Among the graduates is Sadaqa Bibi, fifteen years old, who completed the full memorization and earned the title of Hafiza. She described her journey with a calm that felt older than her years.
“I used to wake up early to review the Quran,” she said. “God chose me to carry His Book in my heart. That is greater than all the treasures of this world.”
Her father, Hussein Ahmed, is himself a teacher. He watched his daughter achieve what he calls a light inside their narrow tent. He believes, deeply, that educating girls is not just schooling. It is resistance. Against despair. Against the slow erasure of exile. Against the idea that a people without a country must also live without dignity.

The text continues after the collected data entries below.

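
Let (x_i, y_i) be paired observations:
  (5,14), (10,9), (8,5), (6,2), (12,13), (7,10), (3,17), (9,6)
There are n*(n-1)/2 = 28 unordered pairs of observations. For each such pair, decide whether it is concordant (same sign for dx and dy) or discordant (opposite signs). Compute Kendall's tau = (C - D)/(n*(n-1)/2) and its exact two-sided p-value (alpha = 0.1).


Step 1: Enumerate the 28 unordered pairs (i,j) with i<j and classify each by sign(x_j-x_i) * sign(y_j-y_i).
  (1,2):dx=+5,dy=-5->D; (1,3):dx=+3,dy=-9->D; (1,4):dx=+1,dy=-12->D; (1,5):dx=+7,dy=-1->D
  (1,6):dx=+2,dy=-4->D; (1,7):dx=-2,dy=+3->D; (1,8):dx=+4,dy=-8->D; (2,3):dx=-2,dy=-4->C
  (2,4):dx=-4,dy=-7->C; (2,5):dx=+2,dy=+4->C; (2,6):dx=-3,dy=+1->D; (2,7):dx=-7,dy=+8->D
  (2,8):dx=-1,dy=-3->C; (3,4):dx=-2,dy=-3->C; (3,5):dx=+4,dy=+8->C; (3,6):dx=-1,dy=+5->D
  (3,7):dx=-5,dy=+12->D; (3,8):dx=+1,dy=+1->C; (4,5):dx=+6,dy=+11->C; (4,6):dx=+1,dy=+8->C
  (4,7):dx=-3,dy=+15->D; (4,8):dx=+3,dy=+4->C; (5,6):dx=-5,dy=-3->C; (5,7):dx=-9,dy=+4->D
  (5,8):dx=-3,dy=-7->C; (6,7):dx=-4,dy=+7->D; (6,8):dx=+2,dy=-4->D; (7,8):dx=+6,dy=-11->D
Step 2: C = 12, D = 16, total pairs = 28.
Step 3: tau = (C - D)/(n(n-1)/2) = (12 - 16)/28 = -0.142857.
Step 4: Exact two-sided p-value (enumerate n! = 40320 permutations of y under H0): p = 0.719544.
Step 5: alpha = 0.1. fail to reject H0.

tau_b = -0.1429 (C=12, D=16), p = 0.719544, fail to reject H0.


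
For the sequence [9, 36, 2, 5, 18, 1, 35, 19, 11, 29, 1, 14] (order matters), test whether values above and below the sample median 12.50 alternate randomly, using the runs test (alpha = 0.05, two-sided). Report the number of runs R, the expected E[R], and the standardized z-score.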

Sadaqa’s message to others in the camp was gentle and direct. “Do not let displacement chain your spirits. The Quran is a light that breaks the bars of the camp and opens the horizons of the sky before you.”
At the graduation ceremony, each girl received a certificate. In any other context it would seem like a small thing, a piece of paper with a name on it. But here, inside Camp 17, it was a document of defiance. Proof that knowledge does not need permanent walls to take root. Proof that a child who has lost her home has not lost her future.
Rohingya girls in Cox’s Bazar are doing something that their circumstances told them was impossible. They are studying. They are memorizing. They are graduating. And they are doing it without proper classrooms, without enough Qurans to go around, without salaries guaranteed for their teachers, and without any certainty about tomorrow.
Roshi speaks plainly about what the school still needs. Proper classrooms. Educational materials. Copies of the Quran. Stable funding for teachers. She does not ask for sympathy. She asks for support, so that more girls can walk the same path as the twenty-five who graduated.
The story of these girls will not make headlines the way violence does. It will not trend the way tragedy does. But it is a story that deserves to be told, and told again, because it holds something true about human beings and what we are capable of when faith becomes the only home we have left.
In Camp 17, twenty-five young Rohingya women are now Hafiza. The world took almost everything from them. But it could not take the Book from their hearts.